Dessen Lichtgebung und delikate Naturverbundenheit waren deutlich von „Sunrise“ inspiriert. Die beiden Regisseure hatten sich während ihrer gemeinsamen Zeit bei der Fox noch kennengelernt, und so führte Ford mit „How Green was my Valley“ gewissermaßen die Murnau-Tradition des Studios fort.

Exilkino in Europa

Ein Programm wie „The Weimar Touch“, das das sensible Thema des Exilkinos mehr als nur streift, ist anfällig für ungebührliche Verklärungen. Max Ophüls selbst schrieb in seinen Memoiren über seine Flucht nach Paris, dass „die Emigration keine Härte, sondern eine Reise“ gewesen sei. Die Geschichte des deutschen Exilkinos ist mit unvorstellbaren menschlichen Tragödien verbunden. Kurt Gerron steht nur stellvertretend für viele andere wie Hans Behrendt, Rudolf Bamberger, Fritz Grünbaum oder Max Ehrlich, die gegen Kriegsende in den Konzentrationslagern umgebracht wurden.

In den Niederlanden wurde Gerron zunächst jedoch – bis zur deutschen Besetzung 1940 – zu einer Schlüsselfigur der einheimischen Filmproduktion. Sein launiger Krimi „Het mysterie van de Mondscheinsonate („Das Geheimnis der Mondscheinsonate“, 1935) ist im Programm als eines von zwei Beispielen für die kurze Blütezeit des niederländischen Films vertreten. (Der andere ist Max Ophüls scharfzüngige Finanzsatire „Komedie op het Geld“, die 1936 als „Krönung der niederländischen Filmindustrie“ angekündigt wurde).

Die Niederlande waren als Anrainerstaat von der jüdischen Auswanderungswelle besonders betroffen. Gleichzeitig entwickelte sich ab 1934 mit Unterstützung der Exilanten aber eine florierende Filmwirtschaft. Von den 31 Filmen, die hier bis 1940 entstanden, zählt der Filmhistoriker Jan Christoph Horak 23 zum Exilkino.

Ein anderes seltenes Beispiel für das europäische Exilkino jener Jahre ist der portugiesische Torero-Western „Gado Bravo“ (1934) mit Olly Gebauer und dem Komiker Siegfried Arno. Portugal war aufgrund seiner Entfernung zu Deutschland zunächst beliebter Fluchtpunkt innerhalb Europas. Auch hier hatten die jüdischen Exilanten maßgeblichen Anteil am Aufschwung der Filmindustrie. „Gado Bravo“ war seinerzeit ein Meilenstein nicht nur des Exilkinos, rückblickend gilt er gar als Geburtsstunde des portugiesischen Tonfilms.

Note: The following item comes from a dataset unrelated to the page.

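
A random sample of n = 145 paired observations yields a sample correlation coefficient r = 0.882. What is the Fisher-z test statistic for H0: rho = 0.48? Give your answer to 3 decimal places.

z_r = atanh(0.882) = 1.384703,  z_0 = atanh(0.48) = 0.522984
SE = 1/√(n−3) = 1/√142 = 0.083918
z = (z_r − z_0)/SE = (1.384703 − 0.522984) / 0.083918 = 0.861719 / 0.083918 = 10.269

10.269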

Solidarität mit den Exilierten

Der international renommierte Schauspieler Arturo Duarte, der Ende der zwanziger Jahre unter anderem für die Ufa gearbeitet hatte, stellte die Verbindung nach Berlin her. Seinem Einsatz war es zu verdanken, dass Gebauer, Arno, der Regisseur Arnold Lippschitz, der Setdesigner Herbert Lippschitz, der Komponist Hans May und der Kameramann Heinrich Gärtner für „Gado Bravo“ engagiert wurden. Solidarität sicherte vielen Flüchtlingen während der beschwerlichen Exiljahre die Existenz.

In Hollywood kümmerten sich besonders die Produzenten Paul Kohner und Seymour Nebenzal um die Neuankömmlinge aus Deutschland. Denn das europäische Ausland sollte sich für viele nur als Durchgangsstation erweisen. Spätestens ab Kriegsanfang 1939 konnte sich kein jüdischer Filmschaffender in Europa mehr sicher fühlen. So machen die in den USA produzierten Filme knapp die Hälfte von „The Weimar Touch“ aus.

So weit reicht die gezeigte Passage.